# Biggest howlers in the Penguin guide 2010?



## Mal (Jan 1, 2016)

k**** Rattle/CBSO Mahler Symphony #3

Zero stars and no key from me. Please don't put me in that prison cell with Rattle, he'd bore me to death with his all his pedantry, and complaints about lack of hair products. (Then again, his #7 wasn't bad...)


----------



## Bruckner Anton (Mar 10, 2016)

Don't take penguin guide seriously. I am serious.


----------



## LOLWUT (Oct 12, 2016)

I agree Rattle isn't the best Mahler conductor. He's not bad though, many of his interpretations are based on Bernstein's. 

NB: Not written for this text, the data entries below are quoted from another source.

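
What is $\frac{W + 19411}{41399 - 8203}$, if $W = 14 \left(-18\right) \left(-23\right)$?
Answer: $\frac{25207}{33196} \approx 0.75934$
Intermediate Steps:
$W = 5796$ ($W = \left(-252\right) \left(-23\right) = 5796$)
$\frac{W + 19411}{41399 - 8203} = \frac{5796 + 19411}{41399 - 8203} = \frac{25207}{33196}$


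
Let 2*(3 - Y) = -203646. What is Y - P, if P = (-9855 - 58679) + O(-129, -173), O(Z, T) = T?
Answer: 170533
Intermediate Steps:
Y = 101826 (Y = 3 - ½*(-203646) = 3 + 101823 = 101826)
P = -68707 (P = (-9855 - 58679) - 173 = -68534 - 173 = -68707)
Y - P = 101826 - 1*(-68707) = 101826 + 68707 = 170533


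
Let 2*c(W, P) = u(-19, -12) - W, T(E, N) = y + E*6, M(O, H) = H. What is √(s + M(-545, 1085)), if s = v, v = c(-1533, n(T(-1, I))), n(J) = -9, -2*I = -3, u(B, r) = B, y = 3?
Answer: √1842 ≈ 42.919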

The greatest living Mahler conductor is Myung-whun Chung.


----------



## Pugg (Aug 8, 2014)

Bruckner Anton said:


> Don't take penguin guide seriously. I am serious.


Best answer, trust your own judgement.


----------



## DavidA (Dec 14, 2012)

Bruckner Anton said:


> Don't take penguin guide seriously. I am serious.


The Penguin Guide is a guide not a prescription. Like all criticism it is largely subjective. In actual fact it is pretty good as a rough idea.


----------



## Varick (Apr 30, 2014)

Let's not forget the second word in the title: "Guide" You can use it as such, but as Pugg said, trust your own judgement.

V


----------



## Mal (Jan 1, 2016)

We all know it's often quite useful now and again. This thread is just an invitation for you to mention some recommendations, or non-recommendations, that had you shaking your head.

Another howler was not even mentioning the best Chopin Piano Concerto #1 out there (Zinman/Giulini) You might say,"well that's your opinion, not theirs". But in PG 1999 it topped the list, given as much effusive praise as me! I think they had a policy of not recommending CDs that weren't being printed that year. Which is just silly. So it's a howler.


----------



## Totenfeier (Mar 11, 2016)

LOLWUT said:


> I agree Rattle isn't the best Mahler conductor. He's not bad though, many of his interpretations are based on Bernstein's.
> 
> The greatest living Mahler conductor is Myung-whun Chung.


Better than Dima Slobodeniouk? _That_ I _gotta_ hear!


----------



## ldiat (Jan 27, 2016)

do you mean these penguins.....sorry i had to...mike lang made me do it


----------



## hpowders (Dec 23, 2013)

I rarely agree with critics reviewing classical CD performances.


----------



## Becca (Feb 5, 2015)

Mal said:


> Another howler was not even mentioning the best Chopin Piano Concerto #1 out there (*Zinman*/Giulini)


Talking about howlers


----------



## StlukesguildOhio (Dec 25, 2006)

Personally, I find Rattle's early recording of Mahler's 2nd to be damn fine:


----------



## Woodduck (Mar 17, 2014)

I used to own and consult a Penguin Guide. Ultimately I found its reviews to be not howlers but yawners and shruggers. I think Penguin is something to outgrow.


----------



## Pugg (Aug 8, 2014)

StlukesguildOhio said:


> Personally, I find Rattle's early recording of Mahler's 2nd to be damn fine:


I though O.P was talking Mahler Symphony No. 3 with Birgit Remmert.
In that case O.P has a valid point.


----------



## Nereffid (Feb 6, 2013)

Surely the biggest howler was Hugo Wolf?


----------



## Mal (Jan 1, 2016)

Wolfie Mozart? Giving Ward only **(*) for his warm & charming Symphonies 15-18? Don't they like Northerners? "Don't drink at the Groucho club... not clubbable, old chap..."


----------



## Mal (Jan 1, 2016)

Becca said:


> Talking about howlers


Oops! Sorry Herr Zimerman... Freudian slip there... the biggest howler is a key for Zinman's set of Beethoven symphonies...


----------



## Barbebleu (May 17, 2015)

The best guides to music I find are my ears and my own idiosyncratic taste. They rarely let me down.


----------



## StlukesguildOhio (Dec 25, 2006)

Guides to music/recordings and critical reviews have their merits. I found them to be a good starting point when I knew next to nothing about various composers and the recordings available. With time I have learned to recognize which performers/conductors etc... I find come closest to my ideals... and I have come to recognize which of the same will likely offer a very different interpretation when I am seeking out a second... or third... (etc...) recording of a favorite work.


----------